UW shot 57.1% from the field and 46.7% from 3-point range before halftime. Johnny Davis was three points away from tying his career high of 21 points with 20 minutes left to play, and he would go on to finish with a new career high of 30 points. Houston would double up at the post and on the ball screen, but UW utilized its depth as six different players scored in the first half.

Houston entered Tuesday’s game holding teams to 35.1% overall, 28.4% from 3-point range and giving up 55 points a game. The Badgers finished with 46.9% overall, 29.2% from 3-point range and with 65 points.

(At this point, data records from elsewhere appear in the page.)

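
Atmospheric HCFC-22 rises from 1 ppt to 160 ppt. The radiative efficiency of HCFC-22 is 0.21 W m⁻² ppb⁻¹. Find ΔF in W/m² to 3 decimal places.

ΔF = 0.033 W/m²

HCFC-22: Δ = 160 − 1 = 159 ppt = 0.159 ppb; ΔF = 0.21 × 0.159 = 0.0334 W/m².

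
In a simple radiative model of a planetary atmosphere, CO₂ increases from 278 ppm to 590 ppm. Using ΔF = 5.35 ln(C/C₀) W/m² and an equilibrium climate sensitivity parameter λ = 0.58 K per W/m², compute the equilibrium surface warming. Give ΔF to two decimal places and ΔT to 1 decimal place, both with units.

ΔF = 4.03 W/m²; ΔT = 2.3 K

CO₂: 5.35 × ln(590/278) = 5.35 × ln(2.12230) = 5.35 × 0.75250 = 4.0259 W/m².
ΔT = λ ΔF = 0.58 × 4.03 = 2.3374 K.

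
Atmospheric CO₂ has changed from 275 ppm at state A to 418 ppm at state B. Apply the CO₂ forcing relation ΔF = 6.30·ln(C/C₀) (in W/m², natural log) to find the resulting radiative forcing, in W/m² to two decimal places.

ΔF = 2.64 W/m²

CO₂ absorption bands are partially saturated, so forcing scales with the logarithm of the concentration ratio.
CO₂: 6.30 × ln(418/275) = 6.30 × ln(1.52000) = 6.30 × 0.41871 = 2.6379 W/m².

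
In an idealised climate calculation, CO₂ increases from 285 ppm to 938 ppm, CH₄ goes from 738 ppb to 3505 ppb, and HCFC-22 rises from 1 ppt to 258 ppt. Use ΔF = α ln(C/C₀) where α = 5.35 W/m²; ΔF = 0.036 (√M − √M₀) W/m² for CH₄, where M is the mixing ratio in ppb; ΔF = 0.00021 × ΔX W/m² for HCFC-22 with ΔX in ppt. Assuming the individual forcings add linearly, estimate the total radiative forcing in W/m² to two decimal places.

ΔF = 7.58 W/m²

CO₂: 5.35 × ln(938/285) = 5.35 × ln(3.29123) = 5.35 × 1.19126 = 6.3732 W/m².
CH₄: 0.036 × (√3505 − √738) = 0.036 × (59.2030 − 27.1662) = 0.036 × 32.0368 = 1.1533 W/m².
HCFC-22: ΔF = 0.00021 × (258 − 1) = 0.00021 × 257 = 0.0540 W/m².
Total ΔF = 6.3732 + 1.1533 + 0.0540 = 7.5805 W/m².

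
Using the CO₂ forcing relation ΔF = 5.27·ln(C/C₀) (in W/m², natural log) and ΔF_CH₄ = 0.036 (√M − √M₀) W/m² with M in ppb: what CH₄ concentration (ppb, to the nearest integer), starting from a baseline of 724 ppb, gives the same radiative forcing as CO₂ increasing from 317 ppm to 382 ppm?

CO₂ forcing: 5.27 × ln(382/317) = 5.27 × 0.186519 = 0.98296 W/m².
Set 0.036(√M − √724) = 0.98296: √M = 0.98296/0.036 + √724 = 27.3044 + 26.9072 = 54.2116.
M = (54.2116)² = 2938.90 ppb.

M ≈ 2939 ppb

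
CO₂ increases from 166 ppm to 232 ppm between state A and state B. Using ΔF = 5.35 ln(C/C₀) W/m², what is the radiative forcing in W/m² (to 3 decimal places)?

CO₂: 5.35 × ln(232/166) = 5.35 × ln(1.39759) = 5.35 × 0.33475 = 1.7909 W/m².

ΔF = 1.791 W/m²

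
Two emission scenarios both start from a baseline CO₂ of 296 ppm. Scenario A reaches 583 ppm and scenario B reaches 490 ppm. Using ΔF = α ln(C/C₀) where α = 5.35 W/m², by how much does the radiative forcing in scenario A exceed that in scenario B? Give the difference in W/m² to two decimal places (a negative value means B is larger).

ΔF_A − ΔF_B = 0.93 W/m²

ΔF_A = 5.35 ln(583/296) = 5.35 × 0.67783 = 3.6264 W/m².
ΔF_B = 5.35 ln(490/296) = 5.35 × 0.50405 = 2.6967 W/m².
Difference: 3.6264 − 2.6967 = 0.9297 W/m².
(Equivalently, ΔF_A − ΔF_B = 5.35 ln(583/490) = 5.35 × 0.17378 = 0.9297 W/m².)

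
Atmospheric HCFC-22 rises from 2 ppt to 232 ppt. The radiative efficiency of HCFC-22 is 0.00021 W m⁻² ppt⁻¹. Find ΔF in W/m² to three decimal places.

ΔF = 0.048 W/m²

HCFC-22: ΔF = 0.00021 × (232 − 2) = 0.00021 × 230 = 0.0483 W/m².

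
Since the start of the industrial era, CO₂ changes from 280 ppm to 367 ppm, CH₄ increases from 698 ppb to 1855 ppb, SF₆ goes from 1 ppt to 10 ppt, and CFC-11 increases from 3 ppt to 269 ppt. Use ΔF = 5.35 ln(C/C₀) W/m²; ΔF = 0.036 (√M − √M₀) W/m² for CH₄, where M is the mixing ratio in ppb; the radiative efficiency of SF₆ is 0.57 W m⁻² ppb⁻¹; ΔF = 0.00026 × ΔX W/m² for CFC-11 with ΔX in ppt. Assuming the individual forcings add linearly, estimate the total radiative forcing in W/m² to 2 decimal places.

ΔF = 2.12 W/m²

CO₂: 5.35 × ln(367/280) = 5.35 × ln(1.31071) = 5.35 × 0.27057 = 1.4475 W/m².
CH₄: 0.036 × (√1855 − √698) = 0.036 × (43.0697 − 26.4197) = 0.036 × 16.6500 = 0.5994 W/m².
SF₆: Δ = 10 − 1 = 9 ppt = 0.009 ppb; ΔF = 0.57 × 0.009 = 0.0051 W/m².
CFC-11: ΔF = 0.00026 × (269 − 3) = 0.00026 × 266 = 0.0692 W/m².
Total ΔF = 1.4475 + 0.5994 + 0.0051 + 0.0692 = 2.1212 W/m².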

“We have a number beside our name, they don't,” Houston coach Kelvin Sampson said about being shut down in the first half. “Teams that don't have a number are head hunting and they came out and got after us. And they're good. I'm not interested in other people's opinion of whether Wisconsin's good or not, I make my own decision. They're good.”

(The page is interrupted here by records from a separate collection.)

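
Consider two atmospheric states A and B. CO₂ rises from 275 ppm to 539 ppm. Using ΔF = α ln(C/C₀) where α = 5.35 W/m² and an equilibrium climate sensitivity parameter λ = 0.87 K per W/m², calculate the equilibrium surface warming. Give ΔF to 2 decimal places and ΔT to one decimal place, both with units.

ΔF = 3.60 W/m²; ΔT = 3.1 K

CO₂: 5.35 × ln(539/275) = 5.35 × ln(1.96000) = 5.35 × 0.67294 = 3.6002 W/m².
ΔT = λ ΔF = 0.87 × 3.60 = 3.1320 K.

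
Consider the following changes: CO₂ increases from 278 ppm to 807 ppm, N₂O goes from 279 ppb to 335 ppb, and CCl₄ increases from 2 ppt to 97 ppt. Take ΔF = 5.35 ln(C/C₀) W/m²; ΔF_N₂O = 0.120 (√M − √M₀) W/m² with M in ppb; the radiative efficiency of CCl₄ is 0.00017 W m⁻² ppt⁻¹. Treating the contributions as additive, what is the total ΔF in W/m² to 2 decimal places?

ΔF = 5.91 W/m²

CO₂: 5.35 × ln(807/278) = 5.35 × ln(2.90288) = 5.35 × 1.06570 = 5.7015 W/m².
N₂O: 0.120 × (√335 − √279) = 0.120 × (18.3030 − 16.7033) = 0.120 × 1.5997 = 0.1920 W/m².
CCl₄: ΔF = 0.00017 × (97 − 2) = 0.00017 × 95 = 0.0162 W/m².
Total ΔF = 5.7015 + 0.1920 + 0.0162 = 5.9097 W/m².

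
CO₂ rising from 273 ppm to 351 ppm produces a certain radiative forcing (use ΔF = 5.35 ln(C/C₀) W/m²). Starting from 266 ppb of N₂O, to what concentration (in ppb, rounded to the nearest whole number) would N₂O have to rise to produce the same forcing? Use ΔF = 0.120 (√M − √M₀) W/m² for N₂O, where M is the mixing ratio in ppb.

M ≈ 757 ppb

CO₂ forcing: 5.35 × ln(351/273) = 5.35 × 0.251314 = 1.34453 W/m².
Set 0.120(√M − √266) = 1.34453: √M = 1.34453/0.120 + √266 = 11.2044 + 16.3095 = 27.5139.
M = (27.5139)² = 757.01 ppb.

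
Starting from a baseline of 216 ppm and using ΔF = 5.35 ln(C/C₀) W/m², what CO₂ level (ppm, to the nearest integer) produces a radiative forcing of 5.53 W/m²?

Set 5.35 ln(C/216) = 5.53, so ln(C/216) = 5.53/5.35 = 1.03364.
Then C/216 = e^1.03364 = 2.81128, giving C = 216 × 2.81128 = 607.24 ppm.

C ≈ 607 ppm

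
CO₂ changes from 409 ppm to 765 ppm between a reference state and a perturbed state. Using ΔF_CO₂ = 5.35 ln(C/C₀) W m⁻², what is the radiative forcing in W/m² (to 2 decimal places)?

ΔF = 3.35 W/m²

CO₂ absorption bands are partially saturated, so forcing scales with the logarithm of the concentration ratio.
CO₂: 5.35 × ln(765/409) = 5.35 × ln(1.87042) = 5.35 × 0.62616 = 3.3500 W/m².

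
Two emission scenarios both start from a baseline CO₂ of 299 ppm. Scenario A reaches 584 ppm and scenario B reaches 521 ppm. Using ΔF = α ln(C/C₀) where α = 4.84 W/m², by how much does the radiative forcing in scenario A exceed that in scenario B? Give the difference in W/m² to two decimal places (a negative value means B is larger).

ΔF_A = 4.84 ln(584/299) = 4.84 × 0.66946 = 3.2402 W/m².
ΔF_B = 4.84 ln(521/299) = 4.84 × 0.55531 = 2.6877 W/m².
Difference: 3.2402 − 2.6877 = 0.5525 W/m².

ΔF_A − ΔF_B = 0.55 W/m²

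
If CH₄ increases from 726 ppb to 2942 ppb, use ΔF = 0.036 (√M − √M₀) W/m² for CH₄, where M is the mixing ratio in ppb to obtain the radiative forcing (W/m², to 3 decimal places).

ΔF = 0.983 W/m²

CH₄: 0.036 × (√2942 − √726) = 0.036 × (54.2402 − 26.9444) = 0.036 × 27.2958 = 0.9826 W/m².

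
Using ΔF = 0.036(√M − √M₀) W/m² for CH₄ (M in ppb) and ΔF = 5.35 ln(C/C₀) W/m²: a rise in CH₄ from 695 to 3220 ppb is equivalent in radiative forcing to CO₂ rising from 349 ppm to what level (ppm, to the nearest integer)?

C ≈ 428 ppm

CH₄ forcing: 0.036 × (√3220 − √695) = 0.036 × (56.7450 − 26.3629) = 0.036 × 30.3821 = 1.09376 W/m².
Set 5.35 ln(C/349) = 1.09376: ln(C/349) = 1.09376/5.35 = 0.20444, so C = 349 × e^0.20444 = 349 × 1.22684 = 428.17 ppm.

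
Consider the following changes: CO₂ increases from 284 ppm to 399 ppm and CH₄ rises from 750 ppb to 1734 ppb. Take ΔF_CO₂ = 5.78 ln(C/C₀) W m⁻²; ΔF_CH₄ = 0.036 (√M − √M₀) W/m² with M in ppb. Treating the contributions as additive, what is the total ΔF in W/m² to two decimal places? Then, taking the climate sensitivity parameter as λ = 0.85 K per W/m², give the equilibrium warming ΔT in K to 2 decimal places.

CO₂: 5.78 × ln(399/284) = 5.78 × ln(1.40493) = 5.78 × 0.33999 = 1.9651 W/m².
CH₄: 0.036 × (√1734 − √750) = 0.036 × (41.6413 − 27.3861) = 0.036 × 14.2552 = 0.5132 W/m².
Total ΔF = 1.9651 + 0.5132 = 2.4783 W/m².
ΔT = λ ΔF = 0.85 × 2.48 = 2.1080 K.

ΔF = 2.48 W/m²; ΔT = 2.11 K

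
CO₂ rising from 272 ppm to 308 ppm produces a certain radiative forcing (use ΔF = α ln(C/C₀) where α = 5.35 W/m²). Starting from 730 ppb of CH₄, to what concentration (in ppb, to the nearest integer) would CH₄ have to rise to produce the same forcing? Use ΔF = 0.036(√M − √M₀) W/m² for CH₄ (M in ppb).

CO₂ forcing: 5.35 × ln(308/272) = 5.35 × 0.124298 = 0.66499 W/m².
Set 0.036(√M − √730) = 0.66499: √M = 0.66499/0.036 + √730 = 18.4719 + 27.0185 = 45.4904.
M = (45.4904)² = 2069.38 ppb.

M ≈ 2069 ppb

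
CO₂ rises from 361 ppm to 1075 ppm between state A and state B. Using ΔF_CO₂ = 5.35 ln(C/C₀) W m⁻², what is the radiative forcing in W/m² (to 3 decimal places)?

CO₂: 5.35 × ln(1075/361) = 5.35 × ln(2.97784) = 5.35 × 1.09120 = 5.8379 W/m².

ΔF = 5.838 W/m²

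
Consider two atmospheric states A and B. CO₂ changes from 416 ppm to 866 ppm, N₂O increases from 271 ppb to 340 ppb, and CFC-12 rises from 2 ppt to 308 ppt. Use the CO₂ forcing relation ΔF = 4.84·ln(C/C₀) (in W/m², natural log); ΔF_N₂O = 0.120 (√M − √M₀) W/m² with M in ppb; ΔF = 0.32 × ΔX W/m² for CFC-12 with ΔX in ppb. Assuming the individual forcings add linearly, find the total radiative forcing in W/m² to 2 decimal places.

ΔF = 3.88 W/m²

CO₂: 4.84 × ln(866/416) = 4.84 × ln(2.08173) = 4.84 × 0.73320 = 3.5487 W/m².
N₂O: 0.120 × (√340 − √271) = 0.120 × (18.4391 − 16.4621) = 0.120 × 1.9770 = 0.2372 W/m².
CFC-12: Δ = 308 − 2 = 306 ppt = 0.306 ppb; ΔF = 0.32 × 0.306 = 0.0979 W/m².
Total ΔF = 3.5487 + 0.2372 + 0.0979 = 3.8838 W/m².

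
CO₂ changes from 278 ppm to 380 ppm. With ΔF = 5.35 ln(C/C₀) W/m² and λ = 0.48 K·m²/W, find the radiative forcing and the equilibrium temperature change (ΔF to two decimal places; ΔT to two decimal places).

CO₂: 5.35 × ln(380/278) = 5.35 × ln(1.36691) = 5.35 × 0.31255 = 1.6721 W/m².
ΔT = λ ΔF = 0.48 × 1.67 = 0.8016 K.

ΔF = 1.67 W/m²; ΔT = 0.80 K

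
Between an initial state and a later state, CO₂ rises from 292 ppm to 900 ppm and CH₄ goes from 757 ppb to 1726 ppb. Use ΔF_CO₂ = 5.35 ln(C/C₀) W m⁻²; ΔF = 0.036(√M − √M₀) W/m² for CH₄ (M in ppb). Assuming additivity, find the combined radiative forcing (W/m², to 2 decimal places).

CO₂: 5.35 × ln(900/292) = 5.35 × ln(3.08219) = 5.35 × 1.12564 = 6.0222 W/m².
CH₄: 0.036 × (√1726 − √757) = 0.036 × (41.5452 − 27.5136) = 0.036 × 14.0316 = 0.5051 W/m².
Total ΔF = 6.0222 + 0.5051 = 6.5273 W/m².

ΔF = 6.53 W/m²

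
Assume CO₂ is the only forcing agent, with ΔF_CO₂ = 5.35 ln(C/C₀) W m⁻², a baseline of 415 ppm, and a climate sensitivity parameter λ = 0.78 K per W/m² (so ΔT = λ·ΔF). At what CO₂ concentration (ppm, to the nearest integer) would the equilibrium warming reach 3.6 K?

Required forcing: ΔF = ΔT/λ = 3.6/0.78 = 4.6154 W/m².
Then ln(C/415) = ΔF/5.35 = 4.6154/5.35 = 0.86269.
So C = 415 × e^0.86269 = 415 × 2.36953 = 983.35 ppm.

C ≈ 983 ppm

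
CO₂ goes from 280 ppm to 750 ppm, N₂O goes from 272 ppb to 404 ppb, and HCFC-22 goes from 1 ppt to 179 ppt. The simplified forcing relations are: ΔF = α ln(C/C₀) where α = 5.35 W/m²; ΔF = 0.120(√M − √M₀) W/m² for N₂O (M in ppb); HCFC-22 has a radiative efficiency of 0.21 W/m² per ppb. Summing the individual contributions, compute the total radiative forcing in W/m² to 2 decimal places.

ΔF = 5.74 W/m²

CO₂: 5.35 × ln(750/280) = 5.35 × ln(2.67857) = 5.35 × 0.98528 = 5.2712 W/m².
N₂O: 0.120 × (√404 − √272) = 0.120 × (20.0998 − 16.4924) = 0.120 × 3.6074 = 0.4329 W/m².
HCFC-22: Δ = 179 − 1 = 178 ppt = 0.178 ppb; ΔF = 0.21 × 0.178 = 0.0374 W/m².
Total ΔF = 5.2712 + 0.4329 + 0.0374 = 5.7415 W/m².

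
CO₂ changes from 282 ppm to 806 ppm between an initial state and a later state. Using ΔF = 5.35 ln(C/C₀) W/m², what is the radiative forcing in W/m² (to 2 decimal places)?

CO₂ absorption bands are partially saturated, so forcing scales with the logarithm of the concentration ratio.
CO₂: 5.35 × ln(806/282) = 5.35 × ln(2.85816) = 5.35 × 1.05018 = 5.6185 W/m².

ΔF = 5.62 W/m²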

University of Houston men's basketball coach Kelvin Sampson speaks to the media after the 12th-ranked Cougars fell the the Wisconsin Badgers 65-63 in the Maui Invitational on Tuesday, Nov. 23, 2021, in Las Vegas.

A huge part of UW’s game plan was to limit Houston’s leading scorer, Marcus Sasser. The strategy proved successful as the Badgers held him to 11 points on 4-for-12 shooting.

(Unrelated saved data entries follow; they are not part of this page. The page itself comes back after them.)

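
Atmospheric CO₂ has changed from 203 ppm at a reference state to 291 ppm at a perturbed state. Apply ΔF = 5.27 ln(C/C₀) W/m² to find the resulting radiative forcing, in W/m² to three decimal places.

ΔF = 1.898 W/m²

CO₂: 5.27 × ln(291/203) = 5.27 × ln(1.43350) = 5.27 × 0.36012 = 1.8978 W/m².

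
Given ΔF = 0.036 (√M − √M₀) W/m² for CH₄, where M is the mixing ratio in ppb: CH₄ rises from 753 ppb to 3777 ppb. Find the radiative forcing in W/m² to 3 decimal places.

ΔF = 1.225 W/m²

CH₄: 0.036 × (√3777 − √753) = 0.036 × (61.4573 − 27.4408) = 0.036 × 34.0165 = 1.2246 W/m².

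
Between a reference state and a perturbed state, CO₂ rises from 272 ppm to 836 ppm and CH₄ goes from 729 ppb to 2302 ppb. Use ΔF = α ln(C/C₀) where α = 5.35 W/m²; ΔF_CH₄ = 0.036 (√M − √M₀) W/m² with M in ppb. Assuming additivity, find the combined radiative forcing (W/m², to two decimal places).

CO₂: 5.35 × ln(836/272) = 5.35 × ln(3.07353) = 5.35 × 1.12283 = 6.0071 W/m².
CH₄: 0.036 × (√2302 − √729) = 0.036 × (47.9792 − 27.0000) = 0.036 × 20.9792 = 0.7553 W/m².
Total ΔF = 6.0071 + 0.7553 = 6.7624 W/m².

ΔF = 6.76 W/m²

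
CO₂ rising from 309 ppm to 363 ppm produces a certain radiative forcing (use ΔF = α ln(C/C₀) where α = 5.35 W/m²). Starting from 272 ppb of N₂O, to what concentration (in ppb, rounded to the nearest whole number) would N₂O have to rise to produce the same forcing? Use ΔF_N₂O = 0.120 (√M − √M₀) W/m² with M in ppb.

M ≈ 560 ppb

CO₂ forcing: 5.35 × ln(363/309) = 5.35 × 0.161062 = 0.86168 W/m².
Set 0.120(√M − √272) = 0.86168: √M = 0.86168/0.120 + √272 = 7.1807 + 16.4924 = 23.6731.
M = (23.6731)² = 560.42 ppb.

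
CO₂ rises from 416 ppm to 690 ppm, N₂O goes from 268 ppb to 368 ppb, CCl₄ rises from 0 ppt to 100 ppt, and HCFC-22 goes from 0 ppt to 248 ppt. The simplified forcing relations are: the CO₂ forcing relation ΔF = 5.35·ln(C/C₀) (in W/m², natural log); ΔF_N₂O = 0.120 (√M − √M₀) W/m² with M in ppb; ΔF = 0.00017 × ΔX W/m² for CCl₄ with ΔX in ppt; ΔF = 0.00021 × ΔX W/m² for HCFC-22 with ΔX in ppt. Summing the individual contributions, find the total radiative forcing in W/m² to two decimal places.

CO₂: 5.35 × ln(690/416) = 5.35 × ln(1.65865) = 5.35 × 0.50600 = 2.7071 W/m².
N₂O: 0.120 × (√368 − √268) = 0.120 × (19.1833 − 16.3707) = 0.120 × 2.8126 = 0.3375 W/m².
CCl₄: ΔF = 0.00017 × (100 − 0) = 0.00017 × 100 = 0.0170 W/m².
HCFC-22: ΔF = 0.00021 × (248 − 0) = 0.00021 × 248 = 0.0521 W/m².
Total ΔF = 2.7071 + 0.3375 + 0.0170 + 0.0521 = 3.1137 W/m².

ΔF = 3.11 W/m²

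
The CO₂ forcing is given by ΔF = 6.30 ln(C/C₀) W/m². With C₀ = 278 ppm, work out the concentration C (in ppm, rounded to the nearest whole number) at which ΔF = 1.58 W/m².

C ≈ 357 ppm

Set 6.30 ln(C/278) = 1.58, so ln(C/278) = 1.58/6.30 = 0.25079.
Then C/278 = e^0.25079 = 1.28504, giving C = 278 × 1.28504 = 357.24 ppm.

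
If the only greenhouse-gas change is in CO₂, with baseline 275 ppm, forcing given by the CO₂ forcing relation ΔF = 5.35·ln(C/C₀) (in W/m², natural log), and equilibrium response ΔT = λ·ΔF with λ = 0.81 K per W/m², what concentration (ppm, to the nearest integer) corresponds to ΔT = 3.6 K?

Required forcing: ΔF = ΔT/λ = 3.6/0.81 = 4.4444 W/m².
Then ln(C/275) = ΔF/5.35 = 4.4444/5.35 = 0.83073.
So C = 275 × e^0.83073 = 275 × 2.29499 = 631.12 ppm.

C ≈ 631 ppm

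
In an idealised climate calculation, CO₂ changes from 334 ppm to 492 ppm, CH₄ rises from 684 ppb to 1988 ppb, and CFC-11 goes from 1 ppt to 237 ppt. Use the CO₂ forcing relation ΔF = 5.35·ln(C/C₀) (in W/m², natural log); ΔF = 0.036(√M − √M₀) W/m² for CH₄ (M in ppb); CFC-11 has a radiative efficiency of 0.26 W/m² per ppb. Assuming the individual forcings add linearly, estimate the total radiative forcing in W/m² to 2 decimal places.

ΔF = 2.80 W/m²

CO₂: 5.35 × ln(492/334) = 5.35 × ln(1.47305) = 5.35 × 0.38734 = 2.0723 W/m².
CH₄: 0.036 × (√1988 − √684) = 0.036 × (44.5870 − 26.1534) = 0.036 × 18.4336 = 0.6636 W/m².
CFC-11: Δ = 237 − 1 = 236 ppt = 0.236 ppb; ΔF = 0.26 × 0.236 = 0.0614 W/m².
Total ΔF = 2.0723 + 0.6636 + 0.0614 = 2.7973 W/m².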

Gard said the assignment to guard Sasser fell mostly to freshmen Chucky Hepburn and Lorne Bowman. The Badgers defense forced Sasser to turn the ball over four times in the first half alone.

“That's a heck of an education for a couple freshmen,” Gard said. “To play that type of experience against this type of team with the physicality and athleticism and speed it can only help them. There were mistakes made. … You can live with the mistakes. You just learn from them.”

The Cougars were more solid on both ends of the floor in the last 20 minutes, while the Badgers couldn’t get shots to fall. Houston outscored UW 43-25 in the second half while allowing only three Badgers to score.

“They got super aggressive,” junior forward Tyler Wahl said. “Playing from behind it's always easy to get up into people's shorts and we weren't hitting shots. We were getting open looks, just not knocking them down like we were in the first half.”

Wahl stepped up as he went head-to-head with Houston senior forward Reggie Chaney on both ends. At least six of Wahl's nine points came from attacking on the post and getting to the rim.

He was also aggressive in fighting for loose balls and rebounds, finishing with a game-high seven boards.

Sampson said it was frustrating because Wahl killed much of the Cougars’ second half momentum as he got to the basket.

“[Wahl] made big, big shots,” Sampson said. “Every time we were getting on top of 'em, he made a couple big shots.”

The aggressiveness also comes with a disadvantage that could hurt UW down the stretch. Gard had to play a deeper, less experienced bench in the second half as three of the team’s more experienced players got in foul trouble — something that hurt the Badgers against Providence on Nov. 15.

Sophomore forward Steven Crowl showed some awareness after he got his second foul and started playing it safe. He was still attacking the rim for rebounds but would back off to avoid drawing another foul.

UW will need the fight it showed against the Cougars come Big Ten play. The Badgers proved they can beat a ranked team, but three Big Ten teams are currently ranked and will be a challenge.